Aerojet Rocketdyne has agreed to pay $9 million to resolve allegations raised by a whistleblower that the aerospace and defense manufacturer misled the federal government regarding its compliance with cybersecurity requirements in certain contracts.

The settlement, announced Friday, resolves a lawsuit brought by former Aerojet employee Brian Markus on behalf of the United States under the qui tam provisions of the False Claims Act. For his part, Markus will receive $2.6 million of the recovery.

Aerojet neither admitted nor denied the allegations raised in the lawsuit.

The details: Markus joined Aerojet in June 2014 as senior director of cybersecurity, compliance and controls, according to his complaint filed in September 2017. The company was a provider of propulsion and power systems for the Department of Defense (DOD), NASA, and other federal agencies and therefore required to comply with minimum standards of cybersecurity in certain contracts subject to acquisition regulations.

In his role, Markus discovered the company wasn’t meeting the minimum cybersecurity requirements to be awarded DOD or NASA contracts, according to his complaint. He found Aerojet to be “understaffed and under budgeted” and regarded the state of the company’s computer systems as indication it hadn’t been in compliance with the requirements for years.

When Markus was asked to present to the parent company’s board on Aerojet’s cybersecurity compliance, his report indicating the system was “unpatched, misconfigured, outdated, and thus vulnerable to a cyberattack” was changed by the company’s leadership to conceal the deficiencies, he alleged.

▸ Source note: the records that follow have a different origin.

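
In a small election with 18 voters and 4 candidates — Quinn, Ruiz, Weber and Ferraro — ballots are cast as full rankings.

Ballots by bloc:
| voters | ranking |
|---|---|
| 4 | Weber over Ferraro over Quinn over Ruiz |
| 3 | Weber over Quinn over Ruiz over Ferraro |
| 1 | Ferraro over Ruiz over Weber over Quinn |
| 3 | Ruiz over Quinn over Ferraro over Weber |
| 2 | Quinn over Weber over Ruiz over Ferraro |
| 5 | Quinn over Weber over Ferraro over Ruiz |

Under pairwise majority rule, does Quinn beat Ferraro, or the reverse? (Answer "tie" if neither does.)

Ballots ranking Quinn above Ferraro: 3 + 3 + 2 + 5 = 13.
Ballots ranking Ferraro above Quinn: 18 − 13 = 5.
Quinn wins the head-to-head 13–5.

Quinn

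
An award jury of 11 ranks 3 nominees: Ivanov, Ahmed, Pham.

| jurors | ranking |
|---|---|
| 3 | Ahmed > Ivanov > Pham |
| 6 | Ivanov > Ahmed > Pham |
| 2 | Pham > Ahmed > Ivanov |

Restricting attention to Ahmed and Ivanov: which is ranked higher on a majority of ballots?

Ivanov

Ballots ranking Ahmed above Ivanov: 3 + 2 = 5.
Ballots ranking Ivanov above Ahmed: 11 − 5 = 6.
Ivanov wins the head-to-head 6–5.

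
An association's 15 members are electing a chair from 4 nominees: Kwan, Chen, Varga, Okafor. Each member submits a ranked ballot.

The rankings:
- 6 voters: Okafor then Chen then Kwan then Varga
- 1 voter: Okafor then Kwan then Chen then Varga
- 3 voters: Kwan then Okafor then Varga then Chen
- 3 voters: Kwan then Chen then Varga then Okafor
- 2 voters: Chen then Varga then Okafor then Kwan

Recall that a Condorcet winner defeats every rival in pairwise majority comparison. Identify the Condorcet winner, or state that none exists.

Okafor

Check each pair by majority over 15 ballots:
Kwan vs Chen: Chen, 8–7.
Kwan vs Varga: Kwan wins 13–2.
Kwan vs Okafor: Okafor, 9–6.
Chen vs Varga: Chen, 12–3.
Chen vs Okafor: Okafor wins 10–5.
Varga vs Okafor: Okafor, 10–5.
Okafor beats each of Kwan, Chen, Varga — Okafor is the Condorcet winner.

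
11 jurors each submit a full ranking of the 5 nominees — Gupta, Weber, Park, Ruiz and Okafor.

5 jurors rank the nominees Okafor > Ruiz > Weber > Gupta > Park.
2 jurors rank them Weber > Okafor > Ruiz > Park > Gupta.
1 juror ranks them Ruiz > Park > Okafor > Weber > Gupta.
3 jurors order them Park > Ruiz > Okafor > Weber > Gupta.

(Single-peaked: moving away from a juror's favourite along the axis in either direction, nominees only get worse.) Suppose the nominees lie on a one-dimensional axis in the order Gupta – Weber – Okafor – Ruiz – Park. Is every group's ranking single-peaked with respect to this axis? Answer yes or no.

Axis positions: Gupta=1, Weber=2, Okafor=3, Ruiz=4, Park=5.
Group 1 (peak Okafor at position 3): ranking walks positions 3-4-2-1-5, expanding outward from the peak — single-peaked.
Group 2 (peak Weber at position 2): ranking walks positions 2-3-4-5-1, expanding outward from the peak — single-peaked.
Group 3 (peak Ruiz at position 4): ranking walks positions 4-5-3-2-1, expanding outward from the peak — single-peaked.
Group 4 (peak Park at position 5): ranking walks positions 5-4-3-2-1, expanding outward from the peak — single-peaked.
Every ranking is single-peaked on this axis.

yes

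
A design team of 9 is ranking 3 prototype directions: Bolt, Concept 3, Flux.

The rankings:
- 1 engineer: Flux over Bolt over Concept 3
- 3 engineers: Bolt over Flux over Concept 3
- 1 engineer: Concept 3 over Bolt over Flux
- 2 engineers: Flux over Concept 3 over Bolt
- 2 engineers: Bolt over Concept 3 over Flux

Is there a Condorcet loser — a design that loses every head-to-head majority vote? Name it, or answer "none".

Concept 3

Head-to-head results (9 engineers):
Bolt vs Concept 3: 1+3+2 = 6 for Bolt, 3 for Concept 3 — Bolt by 6–3.
Bolt vs Flux: 3+1+2 = 6 for Bolt, 3 for Flux — Bolt by 6–3.
Concept 3–Flux: Flux 6–3.
Only Concept 3 has no wins; Concept 3 is the Condorcet loser.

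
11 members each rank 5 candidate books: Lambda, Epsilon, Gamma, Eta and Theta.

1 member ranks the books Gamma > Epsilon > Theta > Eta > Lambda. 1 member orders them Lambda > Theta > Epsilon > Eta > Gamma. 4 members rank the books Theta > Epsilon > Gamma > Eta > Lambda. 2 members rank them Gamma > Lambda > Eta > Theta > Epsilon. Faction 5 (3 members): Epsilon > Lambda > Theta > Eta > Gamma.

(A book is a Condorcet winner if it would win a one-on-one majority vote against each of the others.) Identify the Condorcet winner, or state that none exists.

Head-to-head results (11 members):
Lambda–Epsilon: Epsilon 8–3.
Lambda vs Gamma: 1+3 = 4 for Lambda, 7 for Gamma — Gamma by 7–4.
Lambda vs Eta: Lambda, 6–5.
Lambda vs Theta: Lambda wins 6–5.
Epsilon vs Gamma: 1+4+3 = 8 for Epsilon, 3 for Gamma — Epsilon by 8–3.
Epsilon vs Eta: Epsilon, 9–2.
Epsilon vs Theta: 1+3 = 4 for Epsilon, 7 for Theta — Theta by 7–4.
Gamma vs Eta: 1+4+2 = 7 for Gamma, 4 for Eta — Gamma by 7–4.
Gamma vs Theta: Theta, 8–3.
Eta vs Theta: Theta wins 9–2.
Each book drops at least one matchup (Lambda loses to Epsilon; Epsilon loses to Theta; Gamma loses to Epsilon; Eta loses to Lambda; Theta loses to Lambda); the cycle Lambda → Theta → Epsilon → Lambda rules out a Condorcet winner.

none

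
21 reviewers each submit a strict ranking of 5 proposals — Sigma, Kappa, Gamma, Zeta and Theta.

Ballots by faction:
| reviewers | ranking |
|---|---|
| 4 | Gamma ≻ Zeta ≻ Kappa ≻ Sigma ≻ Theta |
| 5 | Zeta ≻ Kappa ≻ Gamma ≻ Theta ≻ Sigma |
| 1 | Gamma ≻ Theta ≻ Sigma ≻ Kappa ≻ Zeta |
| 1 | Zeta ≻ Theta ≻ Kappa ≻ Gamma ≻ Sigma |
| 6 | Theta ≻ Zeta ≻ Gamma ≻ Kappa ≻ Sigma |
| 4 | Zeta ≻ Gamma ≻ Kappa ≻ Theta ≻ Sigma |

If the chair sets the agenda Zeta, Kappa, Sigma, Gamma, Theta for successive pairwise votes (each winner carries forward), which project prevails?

Zeta

Round 1: Zeta vs Kappa — 20–1, Zeta advances.
Round 2: Zeta vs Sigma — 20–1, Zeta advances.
Round 3: Zeta vs Gamma — 16–5, Zeta advances.
Round 4: Zeta vs Theta — 14–7, Zeta advances.
The agenda winner is Zeta.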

Markus’s complaint further contended reports from outside consultants reaffirming the issues at the company were either disregarded or ordered to be rewritten to reduce critical language.

In July 2015, Markus was asked to sign off on the program’s compliance with the government contract regulations. When he refused to do so, citing the alleged noncompliance with the cybersecurity requirements, the company’s Vice President and Chief Operating Officer Mark Tucker told him “it was not really a big deal” and that the government wouldn’t shut down their program, according to the complaint.

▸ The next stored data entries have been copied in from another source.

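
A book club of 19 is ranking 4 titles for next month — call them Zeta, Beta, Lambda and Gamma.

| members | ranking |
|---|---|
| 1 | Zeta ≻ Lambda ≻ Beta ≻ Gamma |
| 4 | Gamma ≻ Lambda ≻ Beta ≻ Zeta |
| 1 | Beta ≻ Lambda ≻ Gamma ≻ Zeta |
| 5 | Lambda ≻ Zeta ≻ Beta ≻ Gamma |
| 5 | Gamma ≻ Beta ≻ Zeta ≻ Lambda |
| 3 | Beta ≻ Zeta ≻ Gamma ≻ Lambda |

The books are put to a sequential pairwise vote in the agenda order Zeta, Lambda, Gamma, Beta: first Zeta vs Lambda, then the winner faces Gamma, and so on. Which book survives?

Round 1: Zeta vs Lambda — 9–10, Lambda advances.
Round 2: Lambda vs Gamma — 7–12, Gamma advances.
Round 3: Gamma vs Beta — 9–10, Beta advances.
The agenda winner is Beta.

Beta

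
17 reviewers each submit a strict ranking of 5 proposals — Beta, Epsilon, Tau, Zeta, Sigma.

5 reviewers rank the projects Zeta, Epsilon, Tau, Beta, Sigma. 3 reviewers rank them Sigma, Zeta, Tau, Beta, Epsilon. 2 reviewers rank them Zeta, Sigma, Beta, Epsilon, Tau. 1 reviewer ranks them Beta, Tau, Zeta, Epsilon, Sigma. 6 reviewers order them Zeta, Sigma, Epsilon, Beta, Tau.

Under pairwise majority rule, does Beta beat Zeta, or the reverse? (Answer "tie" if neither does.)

Ballots ranking Beta above Zeta: 1.
Ballots ranking Zeta above Beta: 17 − 1 = 16.
Zeta wins the head-to-head 16–1.

Zeta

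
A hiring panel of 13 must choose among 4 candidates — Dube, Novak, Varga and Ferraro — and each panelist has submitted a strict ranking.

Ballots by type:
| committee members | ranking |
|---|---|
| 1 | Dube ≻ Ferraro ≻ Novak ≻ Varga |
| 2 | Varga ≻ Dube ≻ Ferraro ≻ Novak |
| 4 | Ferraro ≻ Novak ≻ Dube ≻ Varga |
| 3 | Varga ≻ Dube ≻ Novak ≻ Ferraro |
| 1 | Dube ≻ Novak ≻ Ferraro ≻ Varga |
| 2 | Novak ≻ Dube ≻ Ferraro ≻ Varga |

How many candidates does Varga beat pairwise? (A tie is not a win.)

Varga against each rival (13 committee members):
Varga vs Dube: Varga is ranked higher on 2+3 = 5 ballots, Dube on 8. Dube wins 8–5.
Varga–Novak: Novak 8–5.
Varga vs Ferraro: Ferraro, 8–5.
Varga beats no one; loses to Dube, Novak, Ferraro — 0 pairwise wins.

0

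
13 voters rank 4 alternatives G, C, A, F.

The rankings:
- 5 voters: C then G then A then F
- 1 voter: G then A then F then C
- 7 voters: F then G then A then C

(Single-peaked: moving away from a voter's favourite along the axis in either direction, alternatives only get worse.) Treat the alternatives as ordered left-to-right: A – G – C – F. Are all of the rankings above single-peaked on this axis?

no

Axis positions: A=1, G=2, C=3, F=4.
Faction 1 (peak C at position 3): ranking walks positions 3-2-1-4, expanding outward from the peak — single-peaked.
Faction 2: ranking walks positions 2-1-4-3; F is ranked above C even though C lies between F and the peak G on the axis — preferences dip and rise again. Not single-peaked.
Faction 3: ranking walks positions 4-2-1-3; G is ranked above C even though C lies between G and the peak F on the axis — preferences dip and rise again. Not single-peaked.
Faction 2 violates single-peakedness, so the profile is not single-peaked on this axis.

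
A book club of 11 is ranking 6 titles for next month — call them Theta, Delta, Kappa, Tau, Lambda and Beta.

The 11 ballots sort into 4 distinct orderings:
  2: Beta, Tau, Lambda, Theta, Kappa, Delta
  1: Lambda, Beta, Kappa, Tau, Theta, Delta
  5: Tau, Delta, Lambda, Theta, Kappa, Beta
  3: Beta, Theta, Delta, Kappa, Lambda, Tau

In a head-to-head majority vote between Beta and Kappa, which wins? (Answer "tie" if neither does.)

Ballots ranking Beta above Kappa: 2 + 1 + 3 = 6.
Ballots ranking Kappa above Beta: 11 − 6 = 5.
Beta wins the head-to-head 6–5.

Beta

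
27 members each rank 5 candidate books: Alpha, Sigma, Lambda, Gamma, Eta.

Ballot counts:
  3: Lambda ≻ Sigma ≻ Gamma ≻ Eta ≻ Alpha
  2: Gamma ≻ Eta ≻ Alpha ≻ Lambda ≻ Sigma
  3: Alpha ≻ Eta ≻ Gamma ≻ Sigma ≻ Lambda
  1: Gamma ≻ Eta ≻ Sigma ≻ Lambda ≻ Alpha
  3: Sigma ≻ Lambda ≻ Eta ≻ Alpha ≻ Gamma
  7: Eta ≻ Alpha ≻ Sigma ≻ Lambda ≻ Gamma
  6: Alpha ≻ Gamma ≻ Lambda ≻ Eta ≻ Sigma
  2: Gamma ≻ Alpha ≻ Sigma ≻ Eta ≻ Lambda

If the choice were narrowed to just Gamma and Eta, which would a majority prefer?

Ballots ranking Gamma above Eta: 3 + 2 + 1 + 6 + 2 = 14.
Ballots ranking Eta above Gamma: 27 − 14 = 13.
Gamma wins the head-to-head 14–13.

Gamma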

After Markus reported the incident to the company’s ethics hotline, he was terminated in September 2015, according to the complaint.

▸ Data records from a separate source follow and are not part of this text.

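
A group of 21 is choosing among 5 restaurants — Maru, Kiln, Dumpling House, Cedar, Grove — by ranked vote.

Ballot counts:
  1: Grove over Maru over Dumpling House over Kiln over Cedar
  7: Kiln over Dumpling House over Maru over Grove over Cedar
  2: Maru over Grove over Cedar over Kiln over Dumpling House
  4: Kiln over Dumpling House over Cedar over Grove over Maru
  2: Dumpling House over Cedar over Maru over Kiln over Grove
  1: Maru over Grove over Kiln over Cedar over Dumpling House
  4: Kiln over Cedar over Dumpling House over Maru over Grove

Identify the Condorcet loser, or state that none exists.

Cedar

Pairwise majorities:
Maru vs Kiln: Kiln wins 15–6.
Maru vs Dumpling House: 4 to 17, Dumpling House.
Maru vs Cedar: Maru, 11–10.
Maru vs Grove: Maru, 16–5.
Kiln vs Dumpling House: Kiln is ranked higher on 7+2+4+1+4 = 18 ballots, Dumpling House on 3. Kiln wins 18–3.
Kiln vs Cedar: 1+7+4+1+4 = 17 for Kiln, 4 for Cedar — Kiln by 17–4.
Kiln vs Grove: 17 to 4, Kiln.
Dumpling House vs Cedar: 1+7+4+2 = 14 for Dumpling House, 7 for Cedar — Dumpling House by 14–7.
Dumpling House vs Grove: 17 to 4, Dumpling House.
Cedar vs Grove: Grove, 11–10.
Cedar loses to every other restaurant — it is the Condorcet loser.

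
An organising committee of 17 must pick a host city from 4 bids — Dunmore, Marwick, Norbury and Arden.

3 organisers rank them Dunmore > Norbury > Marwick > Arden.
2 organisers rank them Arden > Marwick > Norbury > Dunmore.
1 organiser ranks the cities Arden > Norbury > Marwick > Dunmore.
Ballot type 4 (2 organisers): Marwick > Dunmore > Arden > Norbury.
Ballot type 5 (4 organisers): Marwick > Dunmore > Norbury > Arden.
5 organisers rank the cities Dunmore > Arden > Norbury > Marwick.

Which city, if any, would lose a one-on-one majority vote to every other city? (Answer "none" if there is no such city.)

Head-to-head results (17 organisers):
Dunmore–Marwick: Marwick 9–8.
Dunmore vs Norbury: Dunmore, 14–3.
Dunmore vs Arden: Dunmore wins 14–3.
Marwick vs Norbury: Norbury, 9–8.
Marwick vs Arden: Marwick, 9–8.
Norbury vs Arden: Arden wins 10–7.
Each city has at least one pairwise win (Dunmore beats Norbury; Marwick beats Dunmore; Norbury beats Marwick; Arden beats Norbury) — no Condorcet loser.

none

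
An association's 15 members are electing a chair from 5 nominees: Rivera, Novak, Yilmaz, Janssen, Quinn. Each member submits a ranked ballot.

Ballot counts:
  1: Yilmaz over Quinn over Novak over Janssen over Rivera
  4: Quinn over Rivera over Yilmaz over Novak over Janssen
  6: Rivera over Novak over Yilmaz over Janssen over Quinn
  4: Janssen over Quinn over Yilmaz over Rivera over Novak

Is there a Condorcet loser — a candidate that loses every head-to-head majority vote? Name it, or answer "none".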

The case went to trial in April; Aerojet agreed to settle on the second day.

Aerojet declined to comment.

Compliance considerations: The case is acknowledged as the first to utilize the qui tam provisions of the False Claims Act to hold a company accountable for alleged cybersecurity fraud. The Justice Department in October 2021 announced it would use the False Claims Act to pursue cases of cybersecurity-related fraud by government contractors and grant recipients.

The agency’s Civil Cyber-Fraud Initiative seeks to “hold accountable entities or individuals that put U.S. information or systems at risk by knowingly providing deficient cybersecurity products or services, knowingly misrepresenting their cybersecurity practices or protocols, or knowingly violating obligations to monitor and report cybersecurity incidents and breaches.”

Of note in Markus’s complaint, he said Aerojet promised him a budget of $10-15 million and total staff of 30-35 employees to improve the company’s cybersecurity controls. Instead, he started with a budget of $3.8 million and a total staff of nine, which contributed to the company’s alleged deficiencies.

“Whistleblowers with inside information and technical expertise can provide crucial assistance in identifying knowing cybersecurity failures and misconduct,” said Principal Deputy Assistant Attorney General Brian Boynton, head of the Justice Department’s Civil Division, in a press release.